Summoning the Dead (DI Bob Valentine #3)(21)



‘This way,’ he says, and he birls me around and shoves me towards the smaller place with the bars on the window. In there he stands talking to another man, who sits down. There’s some joking, and I think they’ve forgotten about me and maybe we’re not here to stay, that maybe we’re just waiting to go somewhere else, that maybe someone is coming to get me. I don’t like the place, not one bit.

‘You, boy,’ he shouts at me. ‘You, boy, get stripped.’

I don’t know what he’s saying. He gets up, still roaring, and points me to another door. It’s a washroom. I see the other man, the one with a nose like a hawk, go out the door we just came in.

There’s great orange tiles on the floor and walls and only a small window where the light gets in from outside, but it’s up high and has bars outside in case I was planning an escape. The water comes on from above, and the shower head splutters at first, and then it breaks into great jets.

‘Strip! Strip!’ shouts the man who’s off the seat now. He’s baldy and carries a great round belly in front of him. He looks mad, angry. I don’t know at what.

‘Get the bloody clothes off, boy, and get that scabby face of yours washed before I have to look at you again.’ He hands me a bar of soap. It’s strange soap, yellow but almost transparent too. The soap smells of medicine.

‘You’ll feel the lash of my belt if I have to tell you again,’ he bawls at me.

He doesn’t have to tell me again.

I shower for maybe an hour. It seems longer. He says I can come out when the soap’s gone but there’s still a great ball of it. I think of eating it, but the smell is terrible and makes me feel sick.

When the showers stop, I stand there in the washroom, on the orange tiles, and start to shiver. I shiver for long enough. I expect a towel or something, but there’s no towel. I look for my clothes, but they’re gone.

After a while the bald man shows up with a wicker basket. There’s a pewter bottle on top. He spins me round and pours something like talc on me, but it’s not the talc I know. He lifts up my arms and throws it there and on my bits. It smells like the worst of shite. I’m glad when he leaves me, pointing at the basket and saying, ‘Dress yourself.’

They’re somebody else’s clothes; they’ve been worn before. The shirt’s too big; it’s got stains on the front. It’s kind of grey, but I think it might have been a different colour altogether once. The collars and cuffs are frayed. There’s more shorts there too, black this time, and stiff as cardboard. I hate them. I have no shoes.

‘Right, up the house.’

‘What about shoes?’

‘Up the house – there’s shoes there.’

I go outside in my bare feet and follow the black bollards with the chains. I keep standing on little stones and when I yelp the bald man tells me to shut up or he’ll give me something to yelp about.

‘This way . . . No, through here . . . In there.’

We reach the kitchen. It’s the biggest kitchen I’ve ever seen. There’s a black range with a little door on the front where a woman puts coal. She’s older than Mammy was. I wonder who she is and will she be nice, but she doesn’t say a thing, only puts down a plate of yellow mush called swede and a piece of bread. The bread is too hard to bite, but I’m famished so I find a way.

The baldy man goes now; he tells me to wait for the master. I eat every scrap of food and lick the plate clean, and the woman says don’t let the master see you doing that. She takes the plate as he appears in the door, tall and thin, a full suit of clothes and a shirt with a tie and a pin in it.

He says, ‘Feet. C’mon, show me your feet.’

I bring my feet from under the table and he looks down at them, then he disappears back through the door. In a minute he’s back, measuring a boot against my foot.

‘Try it on.’

‘It’s too big,’ I say.

‘Well that’s better than too small.’

He makes me walk up and down the kitchen and watches every step I take, his hands resting on his hips. I think of everyone I’ve seen so far he frightens me the most. He doesn’t talk much, doesn’t shout, but I think he doesn’t need to because he’s the master and he knows it.

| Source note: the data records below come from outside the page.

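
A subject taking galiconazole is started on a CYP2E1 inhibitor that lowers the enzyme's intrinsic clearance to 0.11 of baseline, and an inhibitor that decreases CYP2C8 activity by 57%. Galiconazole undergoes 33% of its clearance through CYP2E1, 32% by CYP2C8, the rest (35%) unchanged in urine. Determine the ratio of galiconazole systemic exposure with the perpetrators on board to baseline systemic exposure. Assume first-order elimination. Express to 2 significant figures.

CYP2E1: 0.33 × 0.11 = 0.0363
CYP2C8: 0.32 × 0.43 = 0.1376
Other: 0.35 (unchanged)
CL_new/CL_old = 0.0363 + 0.1376 + 0.35 = 0.5239.
Systemic exposure ∝ 1/CL: fold-change = 1 / 0.5239 = 1.9.

1.9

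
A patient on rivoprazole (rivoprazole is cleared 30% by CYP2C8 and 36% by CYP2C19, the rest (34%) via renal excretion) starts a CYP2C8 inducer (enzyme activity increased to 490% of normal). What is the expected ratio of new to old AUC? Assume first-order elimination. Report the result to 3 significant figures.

The CYP2C8 pathway (30% of clearance) rises to 4.9× activity: 0.3 × 4.9 = 1.47.
CYP2C19 (36%) and the residual 34% are unaffected.
New clearance relative to baseline: 1.47 + 0.36 + 0.34 = 2.17.
AUC ratio = CL_old/CL_new = 1 / 2.17 = 0.461.

0.461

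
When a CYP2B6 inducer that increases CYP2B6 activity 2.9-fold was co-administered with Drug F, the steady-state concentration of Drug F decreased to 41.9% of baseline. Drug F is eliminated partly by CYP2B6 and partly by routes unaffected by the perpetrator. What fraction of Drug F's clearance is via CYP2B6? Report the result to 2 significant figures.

Write x for the fraction cleared via CYP2B6. The observed steady-state concentration change means clearance rose to 1/0.419 = 2.387 of baseline.
Setting x·2.9 + (1 − x) = 2.387 and solving: x = (2.387 − 1)/(2.9 − 1) = 0.73.

0.73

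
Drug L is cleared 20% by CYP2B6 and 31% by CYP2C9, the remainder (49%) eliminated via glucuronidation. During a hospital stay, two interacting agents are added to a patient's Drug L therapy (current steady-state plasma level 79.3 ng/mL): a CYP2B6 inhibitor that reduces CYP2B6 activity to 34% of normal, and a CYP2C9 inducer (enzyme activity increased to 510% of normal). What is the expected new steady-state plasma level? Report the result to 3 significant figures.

37.1 ng/mL

The CYP2B6 pathway (20% of clearance) is reduced to 0.34× activity: 0.2 × 0.34 = 0.068.
The CYP2C9 pathway (31% of clearance) is boosted to 5.1× activity: 0.31 × 5.1 = 1.581.
Non-CYP routes (49%) are unchanged.
New clearance relative to baseline: 0.068 + 1.581 + 0.49 = 2.139.
Steady-state plasma level ∝ 1/CL: new value = 79.3 / 2.139 = 37.1 ng/mL.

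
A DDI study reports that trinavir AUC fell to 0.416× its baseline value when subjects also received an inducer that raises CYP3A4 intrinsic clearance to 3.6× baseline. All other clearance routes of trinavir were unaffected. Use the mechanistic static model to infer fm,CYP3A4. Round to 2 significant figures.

0.54

Let fm be the CYP3A4 fraction. New clearance relative to baseline = fm × 3.6 + (1 − fm).
AUC ratio = 1 / (new CL fraction), so new CL fraction = 1 / 0.416 = 2.404.
fm × 3.6 + 1 − fm = 2.404  ⇒  fm × (3.6 − 1) = 1.404  ⇒  fm = 0.54.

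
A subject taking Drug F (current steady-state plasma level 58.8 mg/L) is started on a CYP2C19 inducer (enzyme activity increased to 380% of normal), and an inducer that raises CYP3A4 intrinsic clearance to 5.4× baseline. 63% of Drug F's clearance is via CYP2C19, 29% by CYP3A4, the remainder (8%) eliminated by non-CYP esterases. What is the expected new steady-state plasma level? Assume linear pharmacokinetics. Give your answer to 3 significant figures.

14.6 mg/L

CYP2C19: 0.63 × 3.8 = 2.394
CYP3A4: 0.29 × 5.4 = 1.566
Other: 0.08 (unchanged)
Relative clearance = 2.394 + 1.566 + 0.08 = 4.04.
New steady-state plasma level = 58.8 / 4.04 = 14.6 mg/L (concentration scales inversely with clearance).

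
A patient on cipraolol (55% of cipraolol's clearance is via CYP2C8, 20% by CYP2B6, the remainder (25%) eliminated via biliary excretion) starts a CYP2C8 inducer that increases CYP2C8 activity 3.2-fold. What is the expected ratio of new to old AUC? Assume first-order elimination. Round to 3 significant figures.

CYP2C8: 0.55 × 3.2 = 1.76
CYP2B6: 0.2 (unchanged)
Other: 0.25 (unchanged)
Relative clearance = 1.76 + 0.2 + 0.25 = 2.21.
AUC ratio = CL_old/CL_new = 1 / 2.21 = 0.452.

0.452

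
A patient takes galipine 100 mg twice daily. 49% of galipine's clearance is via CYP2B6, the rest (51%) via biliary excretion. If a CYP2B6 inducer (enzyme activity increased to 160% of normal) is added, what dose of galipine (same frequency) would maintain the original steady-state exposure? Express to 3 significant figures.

129 mg

The CYP2B6 pathway (49% of clearance) increases to 1.6× activity: 0.49 × 1.6 = 0.784.
Non-CYP routes (51%) are unchanged.
CL_new/CL_old = 0.784 + 0.51 = 1.294.
To maintain the same steady-state level, dose must scale with clearance: new dose = 100 × 1.294 = 129 mg.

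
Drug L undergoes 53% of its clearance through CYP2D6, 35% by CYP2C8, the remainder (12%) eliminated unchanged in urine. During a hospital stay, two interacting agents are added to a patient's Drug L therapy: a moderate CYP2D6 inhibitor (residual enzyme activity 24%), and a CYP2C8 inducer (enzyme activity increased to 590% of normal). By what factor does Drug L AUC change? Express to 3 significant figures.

The CYP2D6 pathway (53% of clearance) drops to 0.24× activity: 0.53 × 0.24 = 0.1272.
The CYP2C8 pathway (35% of clearance) increases to 5.9× activity: 0.35 × 5.9 = 2.065.
The remaining 12% of clearance is unaffected.
New clearance relative to baseline: 0.1272 + 2.065 + 0.12 = 2.3122.
AUC ∝ 1/CL: fold-change = 1 / 2.3122 = 0.432.

0.432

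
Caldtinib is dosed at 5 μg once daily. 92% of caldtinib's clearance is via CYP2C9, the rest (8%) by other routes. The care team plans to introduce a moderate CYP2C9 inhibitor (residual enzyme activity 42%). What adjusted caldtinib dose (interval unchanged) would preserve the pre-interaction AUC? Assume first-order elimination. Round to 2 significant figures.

The CYP2C9 pathway (92% of clearance) falls to 0.42× activity: 0.92 × 0.42 = 0.3864.
The remaining 8% of clearance is unaffected.
CL_new/CL_old = 0.3864 + 0.08 = 0.4664.
To maintain the same steady-state level, dose must scale with clearance: new dose = 5 × 0.4664 = 2.3 μg.

2.3 μg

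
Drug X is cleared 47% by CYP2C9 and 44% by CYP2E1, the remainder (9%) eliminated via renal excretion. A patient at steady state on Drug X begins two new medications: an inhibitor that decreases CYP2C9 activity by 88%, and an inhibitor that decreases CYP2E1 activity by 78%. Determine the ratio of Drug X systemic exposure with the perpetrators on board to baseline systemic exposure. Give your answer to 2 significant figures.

4.1

CYP2C9: 0.47 × 0.12 = 0.0564
CYP2E1: 0.44 × 0.22 = 0.0968
Other: 0.09 (unchanged)
New clearance relative to baseline: 0.0564 + 0.0968 + 0.09 = 0.2432.
Systemic exposure ∝ 1/CL: fold-change = 1 / 0.2432 = 4.1.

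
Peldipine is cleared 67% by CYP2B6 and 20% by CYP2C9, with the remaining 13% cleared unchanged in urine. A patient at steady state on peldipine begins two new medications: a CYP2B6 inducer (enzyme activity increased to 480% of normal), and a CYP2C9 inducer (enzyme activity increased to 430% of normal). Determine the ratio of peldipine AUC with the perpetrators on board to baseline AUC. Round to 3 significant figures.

The CYP2B6 pathway (67% of clearance) increases to 4.8× activity: 0.67 × 4.8 = 3.216.
The CYP2C9 pathway (20% of clearance) is boosted to 4.3× activity: 0.2 × 4.3 = 0.86.
The remaining 13% of clearance is unaffected.
New clearance relative to baseline: 3.216 + 0.86 + 0.13 = 4.206.
Net AUC ratio = 1 / 4.206 = 0.238.

0.238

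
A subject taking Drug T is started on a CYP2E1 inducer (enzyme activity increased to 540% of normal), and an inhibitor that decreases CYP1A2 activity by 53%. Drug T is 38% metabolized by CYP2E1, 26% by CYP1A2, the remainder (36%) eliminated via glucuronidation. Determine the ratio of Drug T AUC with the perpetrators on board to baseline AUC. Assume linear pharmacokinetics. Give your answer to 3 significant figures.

0.395

The CYP2E1 pathway (38% of clearance) rises to 5.4× activity: 0.38 × 5.4 = 2.052.
The CYP1A2 pathway (26% of clearance) drops to 0.47× activity: 0.26 × 0.47 = 0.1222.
Non-CYP routes (36%) are unchanged.
CL_new/CL_old = 2.052 + 0.1222 + 0.36 = 2.5342.
AUC ∝ 1/CL: fold-change = 1 / 2.5342 = 0.395.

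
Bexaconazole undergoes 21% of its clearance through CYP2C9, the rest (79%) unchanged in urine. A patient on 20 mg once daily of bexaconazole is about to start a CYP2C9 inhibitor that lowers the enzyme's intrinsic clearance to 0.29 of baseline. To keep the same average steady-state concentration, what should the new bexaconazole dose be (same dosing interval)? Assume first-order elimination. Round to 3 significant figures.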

I think of Mammy again, and the squat, and how it ended, but I still think I’d sooner be there. I want it all to have been a bad dream, so I can wake up and see Mammy and have my old clothes back and be how things used to be. But I know now that’s not going to happen, and things are going to be very different, and I don’t like any of it.





13

‘I didn’t know you could still find places like this,’ said DS McCormack.

‘They’re there – you’re just not looking hard enough,’ said Valentine, unfastening his jacket buttons as they approached the bar.

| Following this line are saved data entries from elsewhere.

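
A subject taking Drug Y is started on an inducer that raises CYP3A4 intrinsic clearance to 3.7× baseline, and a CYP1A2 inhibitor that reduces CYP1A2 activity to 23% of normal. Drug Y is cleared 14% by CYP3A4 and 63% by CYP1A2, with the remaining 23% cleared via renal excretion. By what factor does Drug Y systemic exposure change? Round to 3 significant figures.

CYP3A4: 0.14 × 3.7 = 0.518
CYP1A2: 0.63 × 0.23 = 0.1449
Other: 0.23 (unchanged)
CL_new/CL_old = 0.518 + 0.1449 + 0.23 = 0.8929.
Systemic exposure ∝ 1/CL: fold-change = 1 / 0.8929 = 1.12.

1.12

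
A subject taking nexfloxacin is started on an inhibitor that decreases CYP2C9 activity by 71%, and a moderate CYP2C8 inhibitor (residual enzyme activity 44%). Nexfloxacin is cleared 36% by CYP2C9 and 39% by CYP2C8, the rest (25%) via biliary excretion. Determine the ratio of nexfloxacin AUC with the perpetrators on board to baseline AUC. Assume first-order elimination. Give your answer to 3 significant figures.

CYP2C9: 0.36 × 0.29 = 0.1044
CYP2C8: 0.39 × 0.44 = 0.1716
Other: 0.25 (unchanged)
Relative clearance = 0.1044 + 0.1716 + 0.25 = 0.526.
Because AUC varies inversely with clearance, the combined effect is 1 / 0.526 = 1.90.

1.90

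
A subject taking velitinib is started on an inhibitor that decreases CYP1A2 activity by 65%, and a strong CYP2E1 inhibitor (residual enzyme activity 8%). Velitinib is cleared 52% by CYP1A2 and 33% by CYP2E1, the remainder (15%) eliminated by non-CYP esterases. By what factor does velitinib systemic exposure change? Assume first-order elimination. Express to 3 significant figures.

2.79

CYP1A2: 0.52 × 0.35 = 0.182
CYP2E1: 0.33 × 0.08 = 0.0264
Other: 0.15 (unchanged)
Relative clearance = 0.182 + 0.0264 + 0.15 = 0.3584.
Net systemic exposure ratio = 1 / 0.3584 = 2.79.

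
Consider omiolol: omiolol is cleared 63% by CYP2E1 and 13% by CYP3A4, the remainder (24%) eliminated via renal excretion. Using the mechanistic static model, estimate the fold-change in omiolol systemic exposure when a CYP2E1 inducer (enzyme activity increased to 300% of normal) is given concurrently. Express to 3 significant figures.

The CYP2E1 pathway (63% of clearance) rises to 3× activity: 0.63 × 3 = 1.89.
CYP3A4 (13%) and the residual 24% are unaffected.
New clearance relative to baseline: 1.89 + 0.13 + 0.24 = 2.26.
Systemic exposure ratio = CL_old/CL_new = 1 / 2.26 = 0.442.

0.442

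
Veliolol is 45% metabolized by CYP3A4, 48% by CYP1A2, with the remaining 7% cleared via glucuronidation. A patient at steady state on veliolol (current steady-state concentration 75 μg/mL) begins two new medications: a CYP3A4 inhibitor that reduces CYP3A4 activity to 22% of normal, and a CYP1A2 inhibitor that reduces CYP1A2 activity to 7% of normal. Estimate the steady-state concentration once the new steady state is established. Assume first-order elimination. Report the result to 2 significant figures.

3.7 × 10² μg/mL

The CYP3A4 pathway (45% of clearance) drops to 0.22× activity: 0.45 × 0.22 = 0.099.
The CYP1A2 pathway (48% of clearance) is reduced to 0.07× activity: 0.48 × 0.07 = 0.0336.
Non-CYP routes (7%) are unchanged.
Relative clearance = 0.099 + 0.0336 + 0.07 = 0.2026.
New steady-state concentration = 75 / 0.2026 = 3.7 × 10² μg/mL (concentration scales inversely with clearance).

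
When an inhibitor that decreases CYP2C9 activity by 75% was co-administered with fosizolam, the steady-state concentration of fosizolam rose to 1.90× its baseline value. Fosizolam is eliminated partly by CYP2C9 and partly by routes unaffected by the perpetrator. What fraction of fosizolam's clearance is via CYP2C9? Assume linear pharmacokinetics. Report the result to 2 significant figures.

CL'/CL = 1 / 1.90 = 0.5263
0.25·fm + (1 − fm) = 0.5263
fm = (0.5263 − 1) / (0.25 − 1) = 0.63

0.63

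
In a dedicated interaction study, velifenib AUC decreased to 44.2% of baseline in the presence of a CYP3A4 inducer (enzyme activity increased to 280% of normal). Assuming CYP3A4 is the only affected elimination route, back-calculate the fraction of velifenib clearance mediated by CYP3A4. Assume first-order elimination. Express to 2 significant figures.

0.70

Let fm be the CYP3A4 fraction. New clearance relative to baseline = fm × 2.8 + (1 − fm).
AUC ratio = 1 / (new CL fraction), so new CL fraction = 1 / 0.442 = 2.262.
fm × 2.8 + 1 − fm = 2.262  ⇒  fm × (2.8 − 1) = 1.262  ⇒  fm = 0.70.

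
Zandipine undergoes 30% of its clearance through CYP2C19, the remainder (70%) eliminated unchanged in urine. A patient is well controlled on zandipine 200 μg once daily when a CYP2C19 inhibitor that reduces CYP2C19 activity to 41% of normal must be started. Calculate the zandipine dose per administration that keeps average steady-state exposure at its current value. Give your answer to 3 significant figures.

The CYP2C19 pathway (30% of clearance) falls to 0.41× activity: 0.3 × 0.41 = 0.123.
The remaining 70% of clearance is unaffected.
CL_new/CL_old = 0.123 + 0.7 = 0.823.
Css,avg = (dose rate)/CL, so holding Css fixed requires dose ∝ CL: 200 × 0.823 = 165 μg.

165 μg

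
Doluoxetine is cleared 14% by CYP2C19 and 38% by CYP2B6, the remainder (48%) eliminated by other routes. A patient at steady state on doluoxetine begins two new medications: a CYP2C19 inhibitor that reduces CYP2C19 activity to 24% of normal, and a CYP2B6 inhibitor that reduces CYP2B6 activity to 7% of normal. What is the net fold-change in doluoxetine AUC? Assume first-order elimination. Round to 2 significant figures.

CYP2C19: 0.14 × 0.24 = 0.0336
CYP2B6: 0.38 × 0.07 = 0.0266
Other: 0.48 (unchanged)
Relative clearance = 0.0336 + 0.0266 + 0.48 = 0.5402.
Because AUC varies inversely with clearance, the combined effect is 1 / 0.5402 = 1.9.

1.9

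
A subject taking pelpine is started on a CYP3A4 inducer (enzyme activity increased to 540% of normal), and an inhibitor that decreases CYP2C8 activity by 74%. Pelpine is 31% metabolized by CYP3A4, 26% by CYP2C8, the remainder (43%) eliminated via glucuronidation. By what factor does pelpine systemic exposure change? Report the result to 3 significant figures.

0.460

The CYP3A4 pathway (31% of clearance) rises to 5.4× activity: 0.31 × 5.4 = 1.674.
The CYP2C8 pathway (26% of clearance) drops to 0.26× activity: 0.26 × 0.26 = 0.0676.
The remaining 43% of clearance is unaffected.
New clearance relative to baseline: 1.674 + 0.0676 + 0.43 = 2.1716.
Because systemic exposure varies inversely with clearance, the combined effect is 1 / 2.1716 = 0.460.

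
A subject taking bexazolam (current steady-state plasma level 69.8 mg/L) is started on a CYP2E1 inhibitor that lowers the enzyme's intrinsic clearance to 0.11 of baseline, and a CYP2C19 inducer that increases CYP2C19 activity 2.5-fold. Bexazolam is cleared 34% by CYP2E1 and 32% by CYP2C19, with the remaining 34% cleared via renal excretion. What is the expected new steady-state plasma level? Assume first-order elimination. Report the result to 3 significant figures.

59.3 mg/L

The CYP2E1 pathway (34% of clearance) is reduced to 0.11× activity: 0.34 × 0.11 = 0.0374.
The CYP2C19 pathway (32% of clearance) rises to 2.5× activity: 0.32 × 2.5 = 0.8.
Non-CYP routes (34%) are unchanged.
Relative clearance = 0.0374 + 0.8 + 0.34 = 1.1774.
Steady-state plasma level ∝ 1/CL: new value = 69.8 / 1.1774 = 59.3 mg/L.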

The last time they’d visited there had been an old rockabilly behind the bar; Valentine remembered the swallow tattoo on the man’s hand and the Brylcreemed hair. He had an eye for distinguishing features that he’d honed over the years.

Their server today was an elderly woman in a pink tabard. Her white hair was permed into corkscrews, a look that couldn’t have changed for decades. She wore a dirty pair of tartan slippers behind the bar and had an NHS-issue walking stick leaning against the till. Valentine found her presence soothing in its familiarity, and the mood of the bar was relaxing in its complete lack of pretension.